Understanding share structures is crucial for a UK Limited Company as it directly impacts the distribution of power and control within the organization. The share structure determines who has voting rights and how decisions are made, which can significantly affect the company’s strategic direction.

In a UK Limited Company, share structures are categorized into several types. The most common type is ordinary shares. These are the standard form of shares, which carry one vote per share and come with the right to dividends and the distribution of assets if the company is wound up.
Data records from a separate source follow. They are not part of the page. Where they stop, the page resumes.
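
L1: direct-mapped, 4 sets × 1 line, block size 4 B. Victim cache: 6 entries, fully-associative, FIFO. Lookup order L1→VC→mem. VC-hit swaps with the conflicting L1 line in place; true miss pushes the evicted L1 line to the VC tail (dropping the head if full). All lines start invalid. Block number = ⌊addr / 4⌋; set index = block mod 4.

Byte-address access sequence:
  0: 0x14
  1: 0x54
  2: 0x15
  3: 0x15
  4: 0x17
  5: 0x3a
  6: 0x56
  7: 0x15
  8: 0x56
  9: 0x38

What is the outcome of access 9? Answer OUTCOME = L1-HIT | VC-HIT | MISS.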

Another type is preference shares. These shares give the holder the right to a fixed dividend, but they usually do not carry voting rights. The dividends for preference shareholders are paid before ordinary shareholders. In the event of a company being wound up, preference shareholders are also paid before ordinary shareholders.

Then there are cumulative preference shares. If a company is unable to pay a dividend in one year, these shares allow the dividends to be accumulated and paid in the future when the company has enough profits.
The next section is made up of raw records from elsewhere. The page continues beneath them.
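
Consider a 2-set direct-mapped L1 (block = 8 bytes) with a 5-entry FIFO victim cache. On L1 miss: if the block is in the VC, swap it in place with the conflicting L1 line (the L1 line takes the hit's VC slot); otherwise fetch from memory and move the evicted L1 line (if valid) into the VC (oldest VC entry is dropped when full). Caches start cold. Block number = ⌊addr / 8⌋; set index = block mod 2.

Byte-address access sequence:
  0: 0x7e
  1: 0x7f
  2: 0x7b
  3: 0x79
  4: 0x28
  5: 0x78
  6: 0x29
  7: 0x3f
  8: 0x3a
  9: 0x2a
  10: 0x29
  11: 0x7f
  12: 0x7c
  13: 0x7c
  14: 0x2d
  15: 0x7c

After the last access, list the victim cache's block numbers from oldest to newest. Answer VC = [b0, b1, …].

VC = [5, 7]

#0 0x7e→b15/s1 MISS; vc=[]
#1 0x7f→b15/s1 L1-HIT; vc=[]
#2 0x7b→b15/s1 L1-HIT; vc=[]
#3 0x79→b15/s1 L1-HIT; vc=[]
#4 0x28→b5/s1 MISS; vc=[15]
#5 0x78→b15/s1 VC-HIT; vc=[5]
#6 0x29→b5/s1 VC-HIT; vc=[15]
#7 0x3f→b7/s1 MISS; vc=[15,5]
#8 0x3a→b7/s1 L1-HIT; vc=[15,5]
#9 0x2a→b5/s1 VC-HIT; vc=[15,7]
#10 0x29→b5/s1 L1-HIT; vc=[15,7]
#11 0x7f→b15/s1 VC-HIT; vc=[5,7]
#12 0x7c→b15/s1 L1-HIT; vc=[5,7]
#13 0x7c→b15/s1 L1-HIT; vc=[5,7]
#14 0x2d→b5/s1 VC-HIT; vc=[15,7]
#15 0x7c→b15/s1 VC-HIT; vc=[5,7]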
Redeemable shares are also a type of share structure in a UK Limited Company. These shares are issued on the terms that the company can buy them back at a future date, which is a decision that can be made at the company’s discretion.

Lastly, there are non-voting shares. As the name suggests, these shares do not carry any voting rights. They are often issued to employees or family members to provide them with a share of the profits, but without giving them a say in the company’s decisions.

Setting up a share structure in a UK Limited Company

Setting up a share structure in a UK Limited Company begins with deciding on the type of shares to be issued. There are different types of shares that a company can issue, such as ordinary shares, preference shares, and redeemable shares. Ordinary shares are the most common type and carry one vote per share, while preference shares often carry a fixed dividend but may not carry voting rights. Redeemable shares can be bought back by the company at a later date.

The next step is determining the number of shares to be issued. This is a crucial decision as it can impact the company’s ability to raise capital and its control structure. The number of shares can be any number that the founders deem appropriate. However, it’s common for new companies to start with a small number of shares, such as 100, which makes it easy to understand the percentage ownership each shareholder has.

Once the type and number of shares have been decided, the company must assign a nominal value to each share. This is the ‘face value’ of the shares and is typically set at a low value, such as £1. The nominal value is important because it is the minimum amount that must be paid for each share.

Subsequently, the company needs to decide on the rights attached to each type of share. These rights can include voting rights, dividend rights, and rights to the company’s assets if it is wound up. The rights attached to each type of share are typically outlined in the company’s articles of association.

Finally, the company must record all the details about its share structure in its statement of capital. This includes the total number of shares, the aggregate nominal value of those shares, and the amount paid up and unpaid on each share. The statement of capital is a part of the company’s registration documents that are submitted to Companies House.